Its next stop is the Science, Industry and Business Library of the New York Public Library in midtown Manhattan, opening 3 April 2006 and running through 31 August 2006.
"This unique exhibition uses innovative mapping techniques to visually show what and where science is today, and how the different branches of science relate to one another," says Boener.
"An initial theme of this exhibit is to compare and contrast the first maps of our entire planet with the first maps of all of science as we know it," says Boerner.
"The second iteration contrasts four existing reference systems with six potential reference systems and aims to inspire discussion about a common reference system for all of mankind's scientific knowledge." Mapping Science also gives viewers a chance to see where science disciplines are heading, where cutting-edge science is erupting and how it all relates back to the physical centers of research.

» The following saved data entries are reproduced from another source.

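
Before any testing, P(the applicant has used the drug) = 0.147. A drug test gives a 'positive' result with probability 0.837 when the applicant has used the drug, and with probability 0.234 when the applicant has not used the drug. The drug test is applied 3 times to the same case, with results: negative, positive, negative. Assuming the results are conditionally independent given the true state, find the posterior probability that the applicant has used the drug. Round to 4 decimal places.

Posterior P(H) ≈ 0.0272

Let H be the event that the applicant has used the drug; start with P(H) = 0.147. P('positive'|H) = 0.837, P('positive'|¬H) = 0.234.
Update on result 1 ('negative'): P(H) ← 0.163·0.1470 / (0.163·0.1470 + 0.766·0.8530) = 0.023961/0.67736 = 0.0354.
Update on result 2 ('positive'): P(H) ← 0.837·0.0354 / (0.837·0.0354 + 0.234·0.9646) = 0.029608/0.25533 = 0.1160.
Update on result 3 ('negative'): P(H) ← 0.163·0.1160 / (0.163·0.1160 + 0.766·0.8840) = 0.018901/0.69608 = 0.0272.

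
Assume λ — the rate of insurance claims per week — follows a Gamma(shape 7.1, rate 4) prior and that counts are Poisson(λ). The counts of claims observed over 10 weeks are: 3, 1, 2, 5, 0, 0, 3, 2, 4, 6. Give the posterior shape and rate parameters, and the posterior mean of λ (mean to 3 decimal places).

Posterior: Gamma(shape=33.1, rate=14); mean ≈ 2.364

Total count ∑xᵢ = 26 over n = 10 weeks.
Gamma is conjugate to the Poisson likelihood: posterior is Gamma(shape = 7.1+26 = 33.1, rate = 4+10 = 14).
Posterior mean = shape/rate = 33.1/14 = 2.364.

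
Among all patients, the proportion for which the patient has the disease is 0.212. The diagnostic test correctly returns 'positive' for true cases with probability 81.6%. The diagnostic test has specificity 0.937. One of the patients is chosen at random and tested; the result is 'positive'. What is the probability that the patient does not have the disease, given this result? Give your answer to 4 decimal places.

Write H for 'the patient has the disease'. Prior odds H:¬H = 0.212/0.788 = 0.26904. For the 'positive' outcome, the likelihood ratio is 0.816/0.063 = 12.952.
Posterior odds = 0.26904 × 12.952 = 3.4847, so P(H|E) = 3.4847/(1+3.4847) = 0.7770. Then P(¬H|E) = 1 − 0.7770 = 0.2230.

P(¬H | E) ≈ 0.2230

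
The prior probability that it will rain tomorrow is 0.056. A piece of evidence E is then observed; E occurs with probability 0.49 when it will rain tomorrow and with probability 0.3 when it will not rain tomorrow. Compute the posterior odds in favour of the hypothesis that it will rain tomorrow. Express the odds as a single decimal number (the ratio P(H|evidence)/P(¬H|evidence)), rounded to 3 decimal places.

Posterior odds ≈ 0.097

Prior odds = 0.056/(1−0.056) = 0.059322. In log-odds, ln(0.059322) = -2.8248.
Add log likelihood ratio: ln(1.6333) = 0.49062.
Posterior log-odds = -2.3342, so posterior odds = exp(-2.3342) = 0.096893.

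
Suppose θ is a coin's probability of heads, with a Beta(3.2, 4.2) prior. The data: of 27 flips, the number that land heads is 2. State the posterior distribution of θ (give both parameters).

Posterior: Beta(5.2, 29.2)

Observing 2 successes and 25 failures updates Beta(3.2, 4.2) by adding the success and failure counts to the two shape parameters: α = 3.2+2 = 5.2, β = 4.2+25 = 29.2.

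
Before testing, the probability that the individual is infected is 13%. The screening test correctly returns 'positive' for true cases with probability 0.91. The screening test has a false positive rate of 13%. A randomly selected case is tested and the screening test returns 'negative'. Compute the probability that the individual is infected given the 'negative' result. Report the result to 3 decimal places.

P(H | E) ≈ 0.015

Write H for 'the individual is infected'. Prior odds H:¬H = 0.13/0.87 = 0.14943. For the 'negative' outcome, the likelihood ratio is 0.09/0.87 = 0.10345.
Posterior odds = 0.14943 × 0.10345 = 0.015458, so P(H|E) = 0.015458/(1+0.015458) = 0.015.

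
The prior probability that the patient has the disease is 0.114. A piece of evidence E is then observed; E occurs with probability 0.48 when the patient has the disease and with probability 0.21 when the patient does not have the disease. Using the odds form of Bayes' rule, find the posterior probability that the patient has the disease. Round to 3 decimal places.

Posterior probability ≈ 0.227

Prior odds = 0.114/(1−0.114) = 0.12867.
Likelihood ratio for E = 0.48/0.21 = 2.2857.
Posterior odds = prior odds × LR = 0.29410.
Posterior probability = odds/(1+odds) = 0.29410/1.2941 = 0.227.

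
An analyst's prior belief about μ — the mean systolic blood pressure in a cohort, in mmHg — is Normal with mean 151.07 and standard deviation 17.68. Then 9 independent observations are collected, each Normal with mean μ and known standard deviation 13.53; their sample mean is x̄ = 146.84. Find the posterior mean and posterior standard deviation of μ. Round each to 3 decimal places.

Prior precision 1/τ₀² = 1/17.68² = 0.00319916; data precision n/σ² = 9/13.53² = 0.0491640.
Posterior precision = 0.00319916 + 0.0491640 = 0.0523631, giving posterior SD = 1/√0.0523631 = 4.370.
Posterior mean = (0.00319916·151.07 + 0.0491640·146.84) / 0.0523631 = 147.098.

Posterior mean ≈ 147.098; posterior SD ≈ 4.370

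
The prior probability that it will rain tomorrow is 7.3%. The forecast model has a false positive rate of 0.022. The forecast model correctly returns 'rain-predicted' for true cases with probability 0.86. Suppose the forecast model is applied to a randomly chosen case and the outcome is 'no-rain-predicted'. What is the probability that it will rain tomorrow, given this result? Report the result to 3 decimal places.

P(H | E) ≈ 0.011

Write H for 'it will rain tomorrow'. Prior odds H:¬H = 0.073/0.927 = 0.078749. For the 'no-rain-predicted' outcome, the likelihood ratio is 0.14/0.978 = 0.14315.
Posterior odds = 0.078749 × 0.14315 = 0.011273, so P(H|E) = 0.011273/(1+0.011273) = 0.011.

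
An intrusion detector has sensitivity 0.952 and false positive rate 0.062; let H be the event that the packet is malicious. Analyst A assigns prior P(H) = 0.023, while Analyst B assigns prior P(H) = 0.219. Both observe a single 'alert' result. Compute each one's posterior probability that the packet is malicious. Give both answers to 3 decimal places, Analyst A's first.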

The exhibit is the first public display of high-resolution maps of science.
"As maps of the world help us to navigate physical places, maps of semantic and spaces help navigate and manage topics in science," Boerner notes.
Boerner shares the role of curator of the Mapping Science exhibit with Deborah MacPherson of Accuracy and Aesthetics, an organization that promotes the advancement of education, cultural heritage and science.
Together, they headed a team of information technology experts, scientists, designers and artists from various disciplines who in some cases redesigned and in most cases created these maps for the exhibit.
Other IU scientists - all of whom work in Boerner's InfoVis Lab at Bloomington - were involved in developing the exhibit.
Bruce Herr (SLIS software developer), John Burgoon (SLIS doctoral student), Todd Holloway (computer science doctoral student), and Elisha Hardy (SLIS undergraduate) are among the new map makers.
Peter Hook, a SLIS doctoral student who specializes in educational information visualization techniques, is a member of the Places and Spaces advisory board.
The first iteration of the exhibit was created a year ago for the Mapping Humanity's Knowledge and Expertise in the Digital Domain as part of the 101st Annual Meeting of the Association of American Geographers in Denver, Colo.
The second will be unveiled at the NYPL exhibit; a total of 10 iterations are planned.